By Pete Rottier
One student shook his head and asked, "What were we suppose to do?
We were attacked," assuming, as many Americans still do, that somehow
Saddam Hussein and Iraq were behind the terrorist attacks of 9/11/01.
When I pointed out that even the Bush administration does not contend
that Iraq had anything to do with 9/11, the student looked at me
distrustfully. Another student stated that it didn't matter
whether Saddam and Al-Qaida were connected; the freeing of the Iraqi
people from his brutal reign was justification in itself. To this
I again asked if there wasn't some connection between the claim of
bringing enlightenment and civilization in the 19th century,
and bringing liberty and democracy to Iraq in the twenty-first century.
The White Man's Burden was an ideology that was used to justify
European Imperialism at the turn of the 20th century.
The ideas of survival of the fittest and natural selection helped
solidify the notion of social and racial hierarchies in the world.
Yet the rational, liberal ideals of the enlightenment still carried
considerable weight throughout Europe. Therefore the idea of
colonization was then packaged as a humanitarian mission with the
Europeans benevolently helping bring civilization to the savage natives.
The White Man's Burden moved colonialism from a venture of profit and
selfishness to one of duty and responsibility to ones' fellow humans.
There was also the feeling that enlightening the savages would bring
security for the European nations.

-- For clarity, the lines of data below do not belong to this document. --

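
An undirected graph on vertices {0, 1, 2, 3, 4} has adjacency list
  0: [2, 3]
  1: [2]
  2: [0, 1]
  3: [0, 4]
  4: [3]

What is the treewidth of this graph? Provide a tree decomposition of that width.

Treewidth 1.
Bags: B1 = {3, 4}  B2 = {0, 3}  B3 = {0, 2}  B4 = {1, 2}
Tree: B1–B2, B2–B3, B3–B4

Every bag has size at most 2, so the width is 2 − 1 = 1 and tw(G) ≤ 1. G has an edge, so its treewidth is at least 1. Combining the bounds, tw(G) = 1.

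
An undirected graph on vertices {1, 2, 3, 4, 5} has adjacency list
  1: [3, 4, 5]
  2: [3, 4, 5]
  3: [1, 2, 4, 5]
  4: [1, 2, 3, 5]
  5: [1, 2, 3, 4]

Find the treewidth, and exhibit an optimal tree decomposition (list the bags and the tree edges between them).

Treewidth 3.
Bags: B1 = {1, 3, 4, 5}  B2 = {2, 3, 4, 5}
Tree: B1–B2

Each bag holds 4 vertices, so the decomposition has width 3, which upper-bounds the treewidth. For the lower bound, the 4 vertices {1, 3, 4, 5} are pairwise adjacent, and any tree decomposition puts a clique entirely inside one bag — forcing width ≥ 3. Hence tw(G) = 3 exactly.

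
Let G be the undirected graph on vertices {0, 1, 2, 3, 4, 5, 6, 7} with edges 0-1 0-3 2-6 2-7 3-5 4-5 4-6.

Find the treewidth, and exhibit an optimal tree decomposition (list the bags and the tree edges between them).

Treewidth 1.
One optimal decomposition is:
Bags: B1 = {2, 7}  B2 = {2, 6}  B3 = {4, 6}  B4 = {4, 5}  B5 = {3, 5}  B6 = {0, 3}  B7 = {0, 1}
Tree: B1–B2, B2–B3, B3–B4, B4–B5, B5–B6, B6–B7

Every bag has size at most 2, so the width is 2 − 1 = 1 and tw(G) ≤ 1. G has an edge, so its treewidth is at least 1. Combining the bounds, tw(G) = 1.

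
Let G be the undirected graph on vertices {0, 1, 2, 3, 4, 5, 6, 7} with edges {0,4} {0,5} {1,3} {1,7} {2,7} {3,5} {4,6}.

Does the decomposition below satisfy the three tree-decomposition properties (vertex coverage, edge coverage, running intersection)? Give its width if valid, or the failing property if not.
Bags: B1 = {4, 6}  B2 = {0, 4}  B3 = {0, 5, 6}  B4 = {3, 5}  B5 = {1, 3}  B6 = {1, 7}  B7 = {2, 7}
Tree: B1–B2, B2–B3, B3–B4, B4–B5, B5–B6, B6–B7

No — bags containing vertex 6 are not connected in the tree.

A tree decomposition must satisfy three properties: every vertex lies in some bag; for every edge, both endpoints lie together in some bag; and for every vertex, the bags containing it form a connected subtree. Here bags containing vertex 6 are not connected in the tree, so the decomposition is invalid.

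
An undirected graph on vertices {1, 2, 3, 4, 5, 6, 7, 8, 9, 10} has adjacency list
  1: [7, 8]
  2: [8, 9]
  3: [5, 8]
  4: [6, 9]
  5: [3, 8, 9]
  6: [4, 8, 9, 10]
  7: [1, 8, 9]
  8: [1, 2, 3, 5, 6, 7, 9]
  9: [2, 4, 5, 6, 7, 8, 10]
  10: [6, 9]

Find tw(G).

2

A width-2 tree decomposition is:
Bags: B1 = {6, 8, 9}  B2 = {5, 8, 9}  B3 = {7, 8, 9}  B4 = {2, 8, 9}  B5 = {1, 7, 8}  B6 = {4, 6, 9}  B7 = {3, 5, 8}  B8 = {6, 9, 10}
Tree: B1–B2, B1–B3, B2–B4, B3–B5, B1–B6, B2–B7, B6–B8
The largest bag has 3 vertices, giving width 2; this decomposition certifies tw(G) ≤ 2. Conversely, {1, 7, 8} is a clique of size 3, and the vertices of any clique must share a bag in every tree decomposition; so some bag has ≥ 3 vertices and tw(G) ≥ 2. The upper and lower bounds meet at 2, so that is the treewidth.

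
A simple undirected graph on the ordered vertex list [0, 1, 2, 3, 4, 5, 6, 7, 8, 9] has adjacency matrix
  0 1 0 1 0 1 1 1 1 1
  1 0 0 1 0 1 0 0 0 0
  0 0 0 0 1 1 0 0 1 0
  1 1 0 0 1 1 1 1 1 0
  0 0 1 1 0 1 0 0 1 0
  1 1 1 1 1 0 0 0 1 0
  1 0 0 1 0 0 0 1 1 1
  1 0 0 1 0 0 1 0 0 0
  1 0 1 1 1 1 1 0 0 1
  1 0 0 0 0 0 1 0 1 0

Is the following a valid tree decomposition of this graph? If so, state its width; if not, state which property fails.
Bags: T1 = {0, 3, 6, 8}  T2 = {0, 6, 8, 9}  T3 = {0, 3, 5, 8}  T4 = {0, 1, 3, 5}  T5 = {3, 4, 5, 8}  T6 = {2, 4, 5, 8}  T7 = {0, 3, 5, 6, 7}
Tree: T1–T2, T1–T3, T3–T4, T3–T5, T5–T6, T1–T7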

The newly civilized societies
would be forever grateful and become the happy little brothers of their
European or American benefactors.
The coalition governments would never say that they were civilizing the
Iraqis, because in the post-colonial world of the 21st
century, this would be insensitive and arrogant. Instead, these
governments use a new vocabulary of defeating tyranny and supporting
liberty. The Bush administration appears to have a naïve belief
that if they can create a stable and prosperous democracy in the heart
of the Islamic world then the other countries of the region will
eventually follow this path towards democracy. The theory comes
from the cold war where the US spent billions of dollars rebuilding
Western Germany and the rest of Europe and made West Berlin a showcase
of consumer goods and prosperity. In the end, the Soviet Union
could not keep up; needing to spend much more of their GNP for defense
the USSR therefore neglected consumer goods resulting in a grossly lower
standard of living in the East than in the West. In the end
communism collapsed and the eastern European nations emerged from the
cold war looking west, to capitalism and democracy to rebuild their
societies. The hope today is that this same situation will emerge
in the Middle East.
The United States is pumping billions of dollars into Iraq in an effort
to create a showcase of prosperity and liberty. The hope is that
there will be a democratization domino effect that will transform the
whole region into stable democracies that will be prosperous and
therefore remove the conditions that presently breed resentment,
anti-Americanism, and ultimately, terrorism. Unfortunately, this
plan was about as well thought out as Vice-president Cheney's
declaration prior to the war that the Iraqi people would greet the
American troops as liberators. This arrogance is reminiscent of
the White Man's Burden. Unfortunately, the White Man's Burden
does not have a positive connotation in history and neither will this
new incarnation of it.
While most Iraqis are probably relieved to be rid of Hussein, the
majority clearly want the occupation to end as quickly as possible.
One of the key issues that Operation Iraqi Liberty overlooked is that
the Islamic radicals detest Western culture most of all, and believe
that the spread of it into the Islamic lands corrupts their societies.
Forced westernization will not alleviate radicalism, but conversely,
will actually spread it. One needs only look at the history of
imperialism at the turn of the twentieth century to predict the outcome
of the Iraqi occupation. Instead of securing the Middle East, the
policy will breed even more discontent and distrust.